Banking regulators may make their requirements governing banks’ use of vendors for services and products a little easier if proposed risk management guidance is approved.
The guidance “harmonizes” Vendor Management requirements among the Federal Reserve Board (Board), Office of the Comptroller of the Currency (OCC), and the Federal Deposit Insurance Corporation (FDIC). Currently all three regulators have their own requirements for Vendor Management.
“While existing agency guidance materials generally address similar issues, there is divergence in the approach and focus of each agency, which often creates confusion and difficulties for vendors and FinTechs working with multiple banks,” reports JDSupra. “The agencies are using the OCC’s risk management guidance as the baseline to create a single, harmonized guidance document that will be applicable to all insured depository institutions (except credit unions).”

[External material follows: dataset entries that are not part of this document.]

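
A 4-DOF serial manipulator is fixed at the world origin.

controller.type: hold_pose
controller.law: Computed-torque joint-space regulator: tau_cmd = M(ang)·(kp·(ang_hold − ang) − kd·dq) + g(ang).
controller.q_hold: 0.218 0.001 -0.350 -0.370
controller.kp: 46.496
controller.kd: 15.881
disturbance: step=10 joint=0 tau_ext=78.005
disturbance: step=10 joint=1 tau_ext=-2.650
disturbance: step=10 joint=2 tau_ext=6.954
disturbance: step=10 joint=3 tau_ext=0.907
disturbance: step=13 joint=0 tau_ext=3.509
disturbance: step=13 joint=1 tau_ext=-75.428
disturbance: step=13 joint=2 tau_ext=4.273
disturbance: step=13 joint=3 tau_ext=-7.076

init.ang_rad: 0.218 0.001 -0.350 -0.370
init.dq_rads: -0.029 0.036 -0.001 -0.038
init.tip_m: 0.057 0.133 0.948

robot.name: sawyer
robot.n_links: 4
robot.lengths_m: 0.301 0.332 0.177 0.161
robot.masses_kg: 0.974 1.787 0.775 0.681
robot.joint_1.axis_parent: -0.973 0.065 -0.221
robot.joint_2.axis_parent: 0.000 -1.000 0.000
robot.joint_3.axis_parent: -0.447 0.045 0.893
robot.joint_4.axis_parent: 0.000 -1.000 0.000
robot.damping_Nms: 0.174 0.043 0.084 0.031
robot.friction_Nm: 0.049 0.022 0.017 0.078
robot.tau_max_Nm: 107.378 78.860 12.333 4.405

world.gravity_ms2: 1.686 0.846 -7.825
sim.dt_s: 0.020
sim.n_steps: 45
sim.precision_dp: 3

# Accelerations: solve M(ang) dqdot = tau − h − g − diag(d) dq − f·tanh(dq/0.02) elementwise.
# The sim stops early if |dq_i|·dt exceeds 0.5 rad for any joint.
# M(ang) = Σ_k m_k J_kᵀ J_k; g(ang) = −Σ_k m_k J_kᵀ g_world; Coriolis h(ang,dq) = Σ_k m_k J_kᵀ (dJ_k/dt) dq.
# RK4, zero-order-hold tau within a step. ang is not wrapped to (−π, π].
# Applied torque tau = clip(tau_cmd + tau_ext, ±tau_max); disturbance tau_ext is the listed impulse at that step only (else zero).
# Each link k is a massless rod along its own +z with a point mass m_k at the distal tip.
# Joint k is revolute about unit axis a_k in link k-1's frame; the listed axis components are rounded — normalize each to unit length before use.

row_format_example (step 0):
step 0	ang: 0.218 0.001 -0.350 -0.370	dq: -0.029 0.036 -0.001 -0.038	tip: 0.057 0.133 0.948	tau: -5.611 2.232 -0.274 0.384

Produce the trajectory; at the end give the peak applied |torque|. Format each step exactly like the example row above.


step 1	ang: 0.218 0.002 -0.350 -0.370	dq: -0.019 0.024 -0.003 -0.023	tip: 0.057 0.133 0.948	tau: -5.854 2.335 -0.301 0.388
step 2	ang: 0.217 0.002 -0.350 -0.370	dq: -0.012 0.016 -0.002 -0.017	tip: 0.056 0.132 0.948	tau: -6.032 2.410 -0.321 0.392
step 3	ang: 0.217 0.002 -0.350 -0.370	dq: -0.007 0.010 -0.001 -0.016	tip: 0.056 0.132 0.948	tau: -6.162 2.465 -0.335 0.395
step 4	ang: 0.217 0.002 -0.350 -0.370	dq: -0.004 0.006 -0.000 -0.016	tip: 0.056 0.132 0.948	tau: -6.256 2.505 -0.346 0.398
step 5	ang: 0.217 0.002 -0.350 -0.370	dq: -0.002 0.004 0.001 -0.017	tip: 0.056 0.132 0.948	tau: -6.323 2.534 -0.354 0.399
step 6	ang: 0.217 0.002 -0.350 -0.370	dq: 0.000 0.002 0.001 -0.017	tip: 0.056 0.132 0.948	tau: -6.372 2.555 -0.359 0.401
step 7	ang: 0.217 0.002 -0.350 -0.370	dq: 0.001 0.001 0.002 -0.017	tip: 0.056 0.132 0.948	tau: -6.407 2.570 -0.363 0.402
step 8	ang: 0.217 0.002 -0.350 -0.370	dq: 0.002 -0.000 0.002 -0.018	tip: 0.056 0.132 0.948	tau: -6.433 2.581 -0.366 0.402
step 9	ang: 0.217 0.002 -0.350 -0.369	dq: 0.002 -0.001 0.002 -0.018	tip: 0.056 0.132 0.948	tau: -6.451 2.589 -0.368 0.403
step 10	ang: 0.217 0.002 -0.350 -0.369	dq: 0.003 -0.001 0.002 -0.018	tip: 0.056 0.132 0.948	tau: 71.541 -0.055 6.584 1.310
step 11	ang: 0.225 0.002 -0.350 -0.369	dq: 0.853 0.000 0.016 -0.003	tip: 0.057 0.140 0.947	tau: -32.129 3.444 -2.656 0.099
step 12	ang: 0.240 0.002 -0.350 -0.369	dq: 0.574 0.002 0.021 0.012	tip: 0.058 0.153 0.945	tau: -25.535 3.171 -2.063 0.169
step 13	ang: 0.249 0.002 -0.349 -0.369	dq: 0.371 0.001 0.013 0.021	tip: 0.059 0.162 0.943	tau: -17.107 -72.433 2.653 -4.405
step 14	ang: 0.255 -0.025 -0.355 -0.320	dq: 0.160 -2.698 -0.542 4.882	tip: 0.070 0.167 0.944	tau: -18.068 27.780 -2.688 1.805
step 15	ang: 0.257 -0.070 -0.363 -0.241	dq: 0.069 -1.792 -0.299 3.069	tip: 0.087 0.170 0.944	tau: -14.975 21.476 -2.068 1.446
step 16	ang: 0.258 -0.099 -0.367 -0.193	dq: 0.009 -1.132 -0.131 1.753	tip: 0.099 0.172 0.943	tau: -12.680 16.753 -1.612 1.170
step 17	ang: 0.257 -0.117 -0.369 -0.167	dq: -0.031 -0.658 -0.033 0.830	tip: 0.107 0.172 0.943	tau: -11.000 13.213 -1.278 0.961
step 18	ang: 0.256 -0.127 -0.369 -0.157	dq: -0.055 -0.321 0.003 0.201	tip: 0.112 0.171 0.942	tau: -9.768 10.560 -1.030 0.806
step 19	ang: 0.255 -0.131 -0.369 -0.156	dq: -0.071 -0.099 0.006 -0.085	tip: 0.114 0.170 0.942	tau: -8.861 8.572 -0.845 0.667
step 20	ang: 0.254 -0.131 -0.369 -0.158	dq: -0.084 0.039 0.005 -0.105	tip: 0.115 0.168 0.942	tau: -8.197 7.086 -0.708 0.536
step 21	ang: 0.252 -0.130 -0.369 -0.160	dq: -0.091 0.132 0.003 -0.109	tip: 0.114 0.167 0.943	tau: -7.711 5.986 -0.608 0.438
step 22	ang: 0.250 -0.126 -0.369 -0.162	dq: -0.095 0.194 0.003 -0.110	tip: 0.112 0.165 0.943	tau: -7.357 5.163 -0.533 0.366
step 23	ang: 0.248 -0.122 -0.368 -0.164	dq: -0.095 0.234 0.003 -0.108	tip: 0.109 0.164 0.944	tau: -7.098 4.547 -0.478 0.312
step 24	ang: 0.246 -0.117 -0.368 -0.167	dq: -0.094 0.257 0.003 -0.104	tip: 0.106 0.162 0.944	tau: -6.910 4.086 -0.438 0.273
step 25	ang: 0.244 -0.112 -0.368 -0.169	dq: -0.091 0.268 0.003 -0.100	tip: 0.103 0.161 0.945	tau: -6.774 3.741 -0.408 0.244
step 26	ang: 0.243 -0.106 -0.368 -0.171	dq: -0.088 0.271 0.003 -0.095	tip: 0.100 0.159 0.946	tau: -6.676 3.484 -0.386 0.224
step 27	ang: 0.241 -0.101 -0.368 -0.172	dq: -0.084 0.268 0.003 -0.090	tip: 0.096 0.158 0.947	tau: -6.606 3.291 -0.370 0.209
step 28	ang: 0.239 -0.096 -0.368 -0.174	dq: -0.079 0.261 0.003 -0.086	tip: 0.093 0.156 0.947	tau: -6.557 3.146 -0.358 0.198
step 29	ang: 0.238 -0.091 -0.368 -0.176	dq: -0.075 0.251 0.003 -0.081	tip: 0.089 0.155 0.948	tau: -6.522 3.038 -0.350 0.191
step 30	ang: 0.236 -0.086 -0.368 -0.177	dq: -0.070 0.240 0.003 -0.077	tip: 0.086 0.154 0.948	tau: -6.499 2.957 -0.344 0.186
step 31	ang: 0.235 -0.081 -0.368 -0.179	dq: -0.066 0.227 0.003 -0.073	tip: 0.083 0.153 0.949	tau: -6.484 2.897 -0.340 0.183
step 32	ang: 0.234 -0.077 -0.368 -0.180	dq: -0.062 0.215 0.003 -0.070	tip: 0.081 0.152 0.949	tau: -6.474 2.851 -0.337 0.181
step 33	ang: 0.232 -0.073 -0.368 -0.182	dq: -0.057 0.202 0.003 -0.066	tip: 0.078 0.151 0.950	tau: -6.469 2.817 -0.335 0.180
step 34	ang: 0.231 -0.069 -0.368 -0.183	dq: -0.054 0.189 0.003 -0.063	tip: 0.075 0.150 0.950	tau: -6.467 2.791 -0.334 0.180
step 35	ang: 0.230 -0.065 -0.368 -0.184	dq: -0.050 0.177 0.003 -0.060	tip: 0.073 0.149 0.950	tau: -6.467 2.772 -0.333 0.180
step 36	ang: 0.229 -0.062 -0.368 -0.185	dq: -0.046 0.165 0.003 -0.058	tip: 0.071 0.149 0.951	tau: -6.468 2.758 -0.333 0.181
step 37	ang: 0.228 -0.058 -0.368 -0.186	dq: -0.043 0.154 0.003 -0.055	tip: 0.069 0.148 0.951	tau: -6.470 2.747 -0.333 0.182
step 38	ang: 0.228 -0.055 -0.368 -0.188	dq: -0.040 0.144 0.003 -0.053	tip: 0.067 0.147 0.951	tau: -6.473 2.738 -0.333 0.183
step 39	ang: 0.227 -0.053 -0.368 -0.189	dq: -0.037 0.134 0.003 -0.051	tip: 0.065 0.147 0.952	tau: -6.477 2.732 -0.333 0.184
step 40	ang: 0.226 -0.050 -0.368 -0.190	dq: -0.035 0.124 0.003 -0.049	tip: 0.064 0.146 0.952	tau: -6.480 2.727 -0.333 0.185
step 41	ang: 0.225 -0.048 -0.368 -0.191	dq: -0.032 0.116 0.003 -0.048	tip: 0.062 0.145 0.952	tau: -6.484 2.724 -0.334 0.186
step 42	ang: 0.225 -0.045 -0.368 -0.191	dq: -0.030 0.108 0.003 -0.046	tip: 0.061 0.145 0.952	tau: -6.487 2.721 -0.334 0.188
step 43	ang: 0.224 -0.043 -0.367 -0.192	dq: -0.028 0.100 0.003 -0.045	tip: 0.059 0.144 0.952	tau: -6.490 2.718 -0.335 0.189
step 44	ang: 0.224 -0.041 -0.367 -0.193	dq: -0.026 0.093 0.003 -0.044	tip: 0.058 0.144 0.952	tau: -6.493 2.717 -0.335 0.190
step 45	ang: 0.223 -0.040 -0.367 -0.194	dq: -0.024 0.086 0.003 -0.042	tip: 0.057 0.143 0.953
max |tau| (N·m): 72.433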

The National Credit Union Administration didn’t join the other three regulatory agencies in the proposal, so the guidance doesn’t apply to credit unions.
The proposed alignment starts with the OCC’s requirements, but also adds updates to the eight-year-old regulations. It also suggests that a bank’s risk management procedures apply to all its vendor relationships, from its janitorial service to law firms – with an eye to allowing the management to be proportional to the risk of the vendor relationship.
The proposal also includes measures to assess a vendor’s data security posture, including whether the third party uses multi-factor authentication, end-to-end encryption, and secured source code management, and the vendor’s ability to remain up-to-date in technology for long-term viability.
The full proposal can be found on the Federal Register here. The proposal is in a public comment period which closes Sept. 17, 2021.